Hanson Australia’s Brandy Hill Quarry expansion, near Port Stephens, New South Wales, has been given the green light by the NSW Independent Planning Commission.
The approval will see Brandy Hill’s footprint extended by 55ha and increase its rock production from 700,000 tonnes to 1.5 million tonnes per annum.
Supporters of the application highlighted 10 extra full-time jobs will result from the expansion, along with future employment for truck drivers, suppliers and contractors.
A concrete batching and recycling facility will also be constructed and will import solid concrete waste for reprocessing.
The quarry expansion was approved on 16 July, after the NSW Department of Planning, Industry and Environment finalised its assessment of Hanson’s development application in May.
The commission found that an influx in heavy vehicle traffic due to the expansion would be mitigated through a condition that requires road infrastructure works prior to the quarry’s production increase.
This was achieved by Hanson pledging a further $1.6 million to constructing new bus bays and a shared pathway along Brandy Hill Drive.
Restrictions have also been given to trucks from entering the site before 6.00am, with Hanson required to manage and prevent trucks from travelling on the haul roads prior to this time. This was believed to have impacted the well-being of residents living along haul routes.

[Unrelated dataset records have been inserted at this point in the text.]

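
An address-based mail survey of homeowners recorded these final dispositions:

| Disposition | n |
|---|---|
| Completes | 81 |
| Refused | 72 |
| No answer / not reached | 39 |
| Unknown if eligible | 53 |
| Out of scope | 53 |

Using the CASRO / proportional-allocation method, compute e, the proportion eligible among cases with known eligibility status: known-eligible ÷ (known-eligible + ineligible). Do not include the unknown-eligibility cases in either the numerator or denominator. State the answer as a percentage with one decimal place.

Known eligible = 81 + 72 + 39 = 192
e = 192 / (192 + 53) = 192 / 245 = 0.7837

78.4%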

“Hanson has been a part of the local community for over 37 years and we look forward to continuing to play an active role in the community by supporting local jobs and the local economy,” a Hanson spokesperson told Quarry.
“Hanson has been a long-term employer in the Hunter region with many staff living in the communities surrounding the quarry.
“The approval of the Brandy Hill Quarry expansion will result in 10 extra full-time jobs and provides ongoing employment opportunities through further indirect roles including truck drivers, suppliers and other contractors.
“Whilst the approval will secure jobs and the continued supply of essential construction materials, it has come at a cost with restrictions to operating hours impacting the supply chain of these materials into important markets such as the Greater Sydney Area.
“There are limited hard rock resources available between Newcastle and Sydney and the Brandy Hill Quarry will meet the growing demand from the construction industry locally as well as in the Greater Sydney Region. The planning system needs greater recognition of the importance of these resources and the operating conditions required to ensure a sustainable long-term supply chain for the building and construction industry.”
The aggregates giant will also fund 13km of local roads across the next 40 years.